Im Test brauchten alle Lunchboxen deutlich länger als eine Mikrowelle. Das kleinste Modell Rosenstein & Söhne kam erst nach 45 bis 60 Minuten auf Esstemperatur, XREXS ähnlich. Wer nur 30 Minuten Pause hat, muss vorplanen und rechtzeitig einschalten. Rommelsbacher verkürzt die Warterei etwas und erlaubt sogar einen Start per App-Timer, damit das Essen pünktlich warm ist. Haus & Garten Test betont deshalb: Für „Last-Minute-Hunger“ taugen die Geräte kaum, für planbares Meal-Prep schon.
Welche Rolle spielt die Transporttauglichkeit?
Pendler und Radfahrer schätzen dichte Deckel – denn der Weg ins Büro ist selten ruckelfrei. Drei Boxen hielten im Schütteltest dicht, nur der Cloer-Behälter ließ Flüssigkeit austreten. Bei Rommelsbacher und Cloer reist der eigentliche Heizer nicht mit; man trägt nur die Innenschale. Das erleichtert den Weg zurück – ein praxisnaher Pluspunkt, den Haus & Garten Test in der Handhabungsnote berücksichtigt.
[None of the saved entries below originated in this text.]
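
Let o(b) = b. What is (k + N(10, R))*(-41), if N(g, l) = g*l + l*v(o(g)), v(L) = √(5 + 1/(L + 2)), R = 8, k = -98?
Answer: 738 - 164*√183/3 ≈ -1.5170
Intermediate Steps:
v(L) = √(5 + 1/(2 + L))
N(g, l) = g*l + l*√((11 + 5*g)/(2 + g))
(k + N(10, R))*(-41) = (-98 + 8*(10 + √((11 + 5*10)/(2 + 10))))*(-41) = (-98 + 8*(10 + √((11 + 50)/12)))*(-41) = (-98 + 8*(10 + √((1/12)*61)))*(-41) = (-98 + 8*(10 + √(61/12)))*(-41) = (-98 + 8*(10 + √183/6))*(-41) = (-98 + (80 + 4*√183/3))*(-41) = (-18 + 4*√183/3)*(-41) = 738 - 164*√183/3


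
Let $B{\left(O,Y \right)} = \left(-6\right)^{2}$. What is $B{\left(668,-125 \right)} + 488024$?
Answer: $488060$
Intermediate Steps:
$B{\left(O,Y \right)} = 36$
$B{\left(668,-125 \right)} + 488024 = 36 + 488024 = 488060$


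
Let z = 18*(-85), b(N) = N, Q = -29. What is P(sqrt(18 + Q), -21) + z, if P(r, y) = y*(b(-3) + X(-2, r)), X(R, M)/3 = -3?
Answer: -1278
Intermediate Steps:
X(R, M) = -9 (X(R, M) = 3*(-3) = -9)
P(r, y) = -12*y (P(r, y) = y*(-3 - 9) = y*(-12) = -12*y)
z = -1530
P(sqrt(18 + Q), -21) + z = -12*(-21) - 1530 = 252 - 1530 = -1278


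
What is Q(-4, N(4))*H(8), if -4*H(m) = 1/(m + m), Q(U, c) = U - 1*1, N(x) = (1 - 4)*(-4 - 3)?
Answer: 5/64 ≈ 0.078125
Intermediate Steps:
N(x) = 21 (N(x) = -3*(-7) = 21)
Q(U, c) = -1 + U (Q(U, c) = U - 1 = -1 + U)
H(m) = -1/(8*m) (H(m) = -1/(4*(m + m)) = -1/(2*m)/4 = -1/(8*m))
Q(-4, N(4))*H(8) = (-1 - 4)*(-⅛/8) = -(-5)/(8*8) = -5*(-1/64) = 5/64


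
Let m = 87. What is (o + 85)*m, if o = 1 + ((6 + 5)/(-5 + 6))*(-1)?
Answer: 6525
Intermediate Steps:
o = -10 (o = 1 + (11/1)*(-1) = 1 + (11*1)*(-1) = 1 + 11*(-1) = 1 - 11 = -10)
(o + 85)*m = (-10 + 85)*87 = 75*87 = 6525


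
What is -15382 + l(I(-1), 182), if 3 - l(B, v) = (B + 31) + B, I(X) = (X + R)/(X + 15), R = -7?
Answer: -107862/7 ≈ -15409.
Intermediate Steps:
I(X) = (-7 + X)/(15 + X) (I(X) = (X - 7)/(X + 15) = (-7 + X)/(15 + X))
l(B, v) = -28 - 2*B (l(B, v) = 3 - ((B + 31) + B) = 3 - ((31 + B) + B) = 3 - (31 + 2*B) = 3 + (-31 - 2*B) = -28 - 2*B)
-15382 + l(I(-1), 182) = -15382 + (-28 - 2*(-7 - 1)/(15 - 1)) = -15382 + (-28 - 2*(-8)/14) = -15382 + (-28 - (-8)/7) = -15382 + (-28 - 2*(-4/7)) = -15382 + (-28 + 8/7) = -15382 - 188/7 = -107862/7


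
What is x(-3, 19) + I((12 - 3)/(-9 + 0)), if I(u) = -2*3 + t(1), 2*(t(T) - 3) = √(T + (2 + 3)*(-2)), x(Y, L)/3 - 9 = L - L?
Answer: 24 + 3*I/2 ≈ 24.0 + 1.5*I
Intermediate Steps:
x(Y, L) = 27 (x(Y, L) = 27 + 3*(L - L) = 27 + 3*0 = 27 + 0 = 27)
t(T) = 3 + √(-10 + T)/2 (t(T) = 3 + √(T + (2 + 3)*(-2))/2 = 3 + √(T + 5*(-2))/2 = 3 + √(T - 10)/2 = 3 + √(-10 + T)/2)
I(u) = -3 + 3*I/2 (I(u) = -2*3 + (3 + √(-10 + 1)/2) = -6 + (3 + √(-9)/2) = -6 + (3 + (3*I)/2) = -6 + (3 + 3*I/2) = -3 + 3*I/2)
x(-3, 19) + I((12 - 3)/(-9 + 0)) = 27 + (-3 + 3*I/2) = 24 + 3*I/2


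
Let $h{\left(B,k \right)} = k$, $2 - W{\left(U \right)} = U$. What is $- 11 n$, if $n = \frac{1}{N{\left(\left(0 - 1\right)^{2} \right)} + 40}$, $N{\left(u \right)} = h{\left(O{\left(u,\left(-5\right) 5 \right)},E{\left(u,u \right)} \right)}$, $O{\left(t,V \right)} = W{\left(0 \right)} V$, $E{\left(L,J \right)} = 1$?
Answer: $- \frac{11}{41} \approx -0.26829$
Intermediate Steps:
$W{\left(U \right)} = 2 - U$
$O{\left(t,V \right)} = 2 V$ ($O{\left(t,V \right)} = \left(2 - 0\right) V = \left(2 + 0\right) V = 2 V$)
$N{\left(u \right)} = 1$
$n = \frac{1}{41}$ ($n = \frac{1}{1 + 40} = \frac{1}{41} \approx 0.02439$)
$- 11 n = \left(-11\right) \frac{1}{41} = - \frac{11}{41}$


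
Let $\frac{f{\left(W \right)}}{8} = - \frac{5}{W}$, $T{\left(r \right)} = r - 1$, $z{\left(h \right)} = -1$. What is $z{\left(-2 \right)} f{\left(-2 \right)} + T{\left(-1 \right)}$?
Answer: $-22$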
Wie steht es um Reinigung und Hygiene?
Essensbehälter aus Edelstahl dürfen bei allen Testgeräten in die Spülmaschine. Schwieriger wird es beim „Motor“: Das Rosenstein-&-Söhne-Gehäuse ist fest mit dem Heizelement verbunden und kann nur ausgewischt werden. Cloer verlangt die meiste Nacharbeit, weil mehrere Dampfteile getrennt gespült und getrocknet werden müssen. Wer täglich aufheizt, sollte den Pflegeaufwand nicht unterschätzen.
Was verraten die Ergebnisse über Stromverbrauch und Sicherheit?
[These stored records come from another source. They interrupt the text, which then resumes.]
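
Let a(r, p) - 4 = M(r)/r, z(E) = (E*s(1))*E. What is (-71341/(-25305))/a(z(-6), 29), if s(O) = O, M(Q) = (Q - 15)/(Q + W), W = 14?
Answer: 2853640/4060609 ≈ 0.70276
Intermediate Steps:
M(Q) = (-15 + Q)/(14 + Q) (M(Q) = (Q - 15)/(Q + 14) = (-15 + Q)/(14 + Q))
z(E) = E**2 (z(E) = (E*1)*E = E*E = E**2)
a(r, p) = 4 + (-15 + r)/(r*(14 + r)) (a(r, p) = 4 + ((-15 + r)/(14 + r))/r = 4 + (-15 + r)/(r*(14 + r)))
(-71341/(-25305))/a(z(-6), 29) = (-71341/(-25305))/(((-15 + (-6)**2 + 4*(-6)**2*(14 + (-6)**2))/(((-6)**2)*(14 + (-6)**2)))) = (-71341*(-1/25305))/(((-15 + 36 + 4*36*(14 + 36))/(36*(14 + 36)))) = 71341/(25305*(((1/36)*(-15 + 36 + 4*36*50)/50))) = 71341/(25305*(((1/36)*(1/50)*(-15 + 36 + 7200)))) = 71341/(25305*(((1/36)*(1/50)*7221))) = 71341/(25305*(2407/600)) = (71341/25305)*(600/2407) = 2853640/4060609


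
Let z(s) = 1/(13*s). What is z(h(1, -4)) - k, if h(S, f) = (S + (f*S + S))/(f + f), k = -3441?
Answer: 44737/13 ≈ 3441.3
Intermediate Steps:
h(S, f) = (2*S + S*f)/(2*f) (h(S, f) = (S + (S*f + S))/((2*f)) = (S + (S + S*f))*(1/(2*f)) = (2*S + S*f)*(1/(2*f)) = (2*S + S*f)/(2*f))
z(s) = 1/(13*s)
z(h(1, -4)) - k = 1/(13*((½)*1 + 1/(-4))) - 1*(-3441) = 1/(13*(½ + 1*(-¼))) + 3441 = 1/(13*(½ - ¼)) + 3441 = 1/(13*(¼)) + 3441 = (1/13)*4 + 3441 = 4/13 + 3441 = 44737/13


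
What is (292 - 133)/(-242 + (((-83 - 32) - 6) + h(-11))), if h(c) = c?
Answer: -159/374 ≈ -0.42513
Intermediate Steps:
(292 - 133)/(-242 + (((-83 - 32) - 6) + h(-11))) = (292 - 133)/(-242 + (((-83 - 32) - 6) - 11)) = 159/(-242 + ((-115 - 6) - 11)) = 159/(-242 + (-121 - 11)) = 159/(-242 - 132) = 159/(-374) = 159*(-1/374) = -159/374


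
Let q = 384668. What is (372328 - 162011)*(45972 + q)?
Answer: 90570912880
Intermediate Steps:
(372328 - 162011)*(45972 + q) = (372328 - 162011)*(45972 + 384668) = 210317*430640 = 90570912880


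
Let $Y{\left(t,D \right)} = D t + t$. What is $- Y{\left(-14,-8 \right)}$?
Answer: $-98$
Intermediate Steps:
$Y{\left(t,D \right)} = t + D t$
$- Y{\left(-14,-8 \right)} = - \left(-14\right) \left(1 - 8\right) = - \left(-14\right) \left(-7\right) = \left(-1\right) 98 = -98$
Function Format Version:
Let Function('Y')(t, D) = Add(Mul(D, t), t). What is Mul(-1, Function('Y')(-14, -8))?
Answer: -98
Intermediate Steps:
Function('Y')(t, D) = Add(t, Mul(D, t))
Mul(-1, Function('Y')(-14, -8)) = Mul(-1, Mul(-14, Add(1, -8))) = Mul(-1, Mul(-14, -7)) = Mul(-1, 98) = -98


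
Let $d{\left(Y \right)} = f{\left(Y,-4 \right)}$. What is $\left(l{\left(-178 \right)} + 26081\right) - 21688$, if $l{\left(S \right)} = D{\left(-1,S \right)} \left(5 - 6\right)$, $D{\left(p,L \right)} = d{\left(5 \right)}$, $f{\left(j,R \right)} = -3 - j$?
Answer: $4401$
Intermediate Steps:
$d{\left(Y \right)} = -3 - Y$
$D{\left(p,L \right)} = -8$ ($D{\left(p,L \right)} = -3 - 5 = -8$)
$l{\left(S \right)} = 8$ ($l{\left(S \right)} = - 8 \left(5 - 6\right) = \left(-8\right) \left(-1\right) = 8$)
$\left(l{\left(-178 \right)} + 26081\right) - 21688 = \left(8 + 26081\right) - 21688 = 26089 - 21688 = 4401$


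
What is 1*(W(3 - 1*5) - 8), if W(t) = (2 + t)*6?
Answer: -8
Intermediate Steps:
W(t) = 12 + 6*t
1*(W(3 - 1*5) - 8) = 1*((12 + 6*(3 - 1*5)) - 8) = 1*((12 + 6*(3 - 5)) - 8) = 1*((12 + 6*(-2)) - 8) = 1*((12 - 12) - 8) = 1*(0 - 8) = 1*(-8) = -8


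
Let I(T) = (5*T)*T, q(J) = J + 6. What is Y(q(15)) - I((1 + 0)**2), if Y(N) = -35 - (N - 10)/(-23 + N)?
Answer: -69/2 ≈ -34.500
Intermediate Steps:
q(J) = 6 + J
I(T) = 5*T**2
Y(N) = -35 - (-10 + N)/(-23 + N)
Y(q(15)) - I((1 + 0)**2) = (815 - 36*(6 + 15))/(-23 + (6 + 15)) - 5*((1 + 0)**2)**2 = (815 - 36*21)/(-23 + 21) - 5*(1**2)**2 = (815 - 756)/(-2) - 5*1**2 = -1/2*59 - 5 = -59/2 - 1*5 = -59/2 - 5 = -69/2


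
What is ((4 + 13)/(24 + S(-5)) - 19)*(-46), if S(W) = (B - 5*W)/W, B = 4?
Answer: 75624/91 ≈ 831.03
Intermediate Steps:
S(W) = (4 - 5*W)/W
((4 + 13)/(24 + S(-5)) - 19)*(-46) = ((4 + 13)/(24 + (-5 + 4/(-5))) - 19)*(-46) = (17/(24 + (-5 + 4*(-⅕))) - 19)*(-46) = (17/(24 + (-5 - ⅘)) - 19)*(-46) = (17/(24 - 29/5) - 19)*(-46) = (17/(91/5) - 19)*(-46) = (17*(5/91) - 19)*(-46) = (85/91 - 19)*(-46) = -1644/91*(-46) = 75624/91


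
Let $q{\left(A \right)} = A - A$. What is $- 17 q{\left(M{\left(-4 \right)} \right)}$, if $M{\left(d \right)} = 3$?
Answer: $0$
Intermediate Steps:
$q{\left(A \right)} = 0$
$- 17 q{\left(M{\left(-4 \right)} \right)} = \left(-17\right) 0 = 0$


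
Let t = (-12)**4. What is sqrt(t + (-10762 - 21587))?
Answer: 7*I*sqrt(237) ≈ 107.76*I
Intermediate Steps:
t = 20736
sqrt(t + (-10762 - 21587)) = sqrt(20736 + (-10762 - 21587)) = sqrt(20736 - 32349) = sqrt(-11613) = 7*I*sqrt(237)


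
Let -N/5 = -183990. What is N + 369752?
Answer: 1289702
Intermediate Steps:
N = 919950 (N = -5*(-183990) = 919950)
N + 369752 = 919950 + 369752 = 1289702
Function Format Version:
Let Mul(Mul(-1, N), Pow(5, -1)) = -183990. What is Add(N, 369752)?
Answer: 1289702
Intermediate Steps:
N = 919950 (N = Mul(-5, -183990) = 919950)
Add(N, 369752) = Add(919950, 369752) = 1289702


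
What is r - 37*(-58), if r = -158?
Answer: 1988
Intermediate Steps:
r - 37*(-58) = -158 - 37*(-58) = -158 + 2146 = 1988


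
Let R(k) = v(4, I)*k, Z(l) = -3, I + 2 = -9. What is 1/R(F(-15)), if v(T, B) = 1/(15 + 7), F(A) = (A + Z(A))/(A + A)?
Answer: 110/3 ≈ 36.667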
Alle Boxen arbeiten mit überschaubaren 35 bis 100 W, wattschonend also. Doch je länger der Aufwärmprozess dauert, desto eher steigt der Energiebedarf pro Mahlzeit. Positiv: Jede Lunchbox verfügt über einen abnehmbaren Netzstecker oder Kabelaufwicklung, so bleibt die Kaffeeküche aufgeräumt. Beim Sicherheitstest überzeugten isolierte Griffe und Abschaltautomatik; einzige Stolperfalle: Dampfverbrennungen beim Öffnen des Cloer-Deckels.
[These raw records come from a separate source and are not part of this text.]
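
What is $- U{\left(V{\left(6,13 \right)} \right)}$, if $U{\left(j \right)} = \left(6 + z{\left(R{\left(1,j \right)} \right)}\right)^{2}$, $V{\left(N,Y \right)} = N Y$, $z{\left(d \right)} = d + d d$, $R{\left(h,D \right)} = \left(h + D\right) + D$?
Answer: $-615635344$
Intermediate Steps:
$R{\left(h,D \right)} = h + 2 D$ ($R{\left(h,D \right)} = \left(D + h\right) + D = h + 2 D$)
$z{\left(d \right)} = d + d^{2}$
$U{\left(j \right)} = \left(6 + \left(1 + 2 j\right) \left(2 + 2 j\right)\right)^{2}$ ($U{\left(j \right)} = \left(6 + \left(1 + 2 j\right) \left(1 + \left(1 + 2 j\right)\right)\right)^{2} = \left(6 + \left(1 + 2 j\right) \left(2 + 2 j\right)\right)^{2}$)
$- U{\left(V{\left(6,13 \right)} \right)} = - 4 \left(3 + \left(1 + 6 \cdot 13\right) \left(1 + 2 \cdot 6 \cdot 13\right)\right)^{2} = - 4 \left(3 + \left(1 + 78\right) \left(1 + 2 \cdot 78\right)\right)^{2} = - 4 \left(3 + 79 \left(1 + 156\right)\right)^{2} = - 4 \left(3 + 79 \cdot 157\right)^{2} = - 4 \left(3 + 12403\right)^{2} = - 4 \cdot 12406^{2} = - 4 \cdot 153908836 = \left(-1\right) 615635344 = -615635344$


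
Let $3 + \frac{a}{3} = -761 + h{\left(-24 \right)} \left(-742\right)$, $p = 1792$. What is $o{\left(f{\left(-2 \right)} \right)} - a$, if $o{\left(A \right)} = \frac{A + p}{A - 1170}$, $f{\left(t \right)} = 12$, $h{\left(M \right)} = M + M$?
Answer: $- \frac{60538826}{579} \approx -1.0456 \cdot 10^{5}$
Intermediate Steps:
$h{\left(M \right)} = 2 M$
$a = 104556$ ($a = -9 + 3 \left(-761 + 2 \left(-24\right) \left(-742\right)\right) = -9 + 3 \left(-761 - -35616\right) = -9 + 3 \left(-761 + 35616\right) = -9 + 3 \cdot 34855 = -9 + 104565 = 104556$)
$o{\left(A \right)} = \frac{1792 + A}{-1170 + A}$ ($o{\left(A \right)} = \frac{A + 1792}{A - 1170} = \frac{1792 + A}{-1170 + A}$)
$o{\left(f{\left(-2 \right)} \right)} - a = \frac{1792 + 12}{-1170 + 12} - 104556 = \frac{1}{-1158} \cdot 1804 - 104556 = \left(- \frac{1}{1158}\right) 1804 - 104556 = - \frac{902}{579} - 104556 = - \frac{60538826}{579}$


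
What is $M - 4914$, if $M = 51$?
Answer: $-4863$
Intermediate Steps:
$M - 4914 = 51 - 4914 = -4863$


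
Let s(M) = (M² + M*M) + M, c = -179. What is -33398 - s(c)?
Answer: -97301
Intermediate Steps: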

Für wen lohnt sich welche Lösung?
Wer höchste Temperaturkontrolle möchte, greift zur Heatsbox von Rommelsbacher – dank Deckelheizung und App-Timer die vielseitigste, aber auch teuerste Option. Preisbewusste finden in XREXS ein solides Basismodell mit Isoliertasche und Doppelstromanschluss (Steckdose + Auto), müssen aber beim Erwärmen etwas länger warten. Wasserdampf-Fans wählen Cloer, sollten jedoch den Reinigungsaufwand einkalkulieren. Wer vor allem Leichtigkeit und wenig Stauraum sucht, fährt mit der faltbaren Rosenstein-&-Söhne-Box gut, darf aber nur kleine Portionen einplanen.
Welches Gesamtfazit zieht Haus & Garten Test?
Elektrische Lunchboxen erleichtern das Meal-Prep-Konzept, ersetzen aber keine vollwertige Büroküche. Das Testteam von Haus & Garten Test empfiehlt, Wärmezeit und Portionsgröße realistisch einzuplanen, zwischendurch umzurühren und eine Box zu wählen, deren Behälter sich einfach reinigen lassen. Dann steht einer warmen, selbstgekochten Pause nichts mehr im Weg – außer vielleicht der Kollegin, die plötzlich auch auf den Geschmack kommt.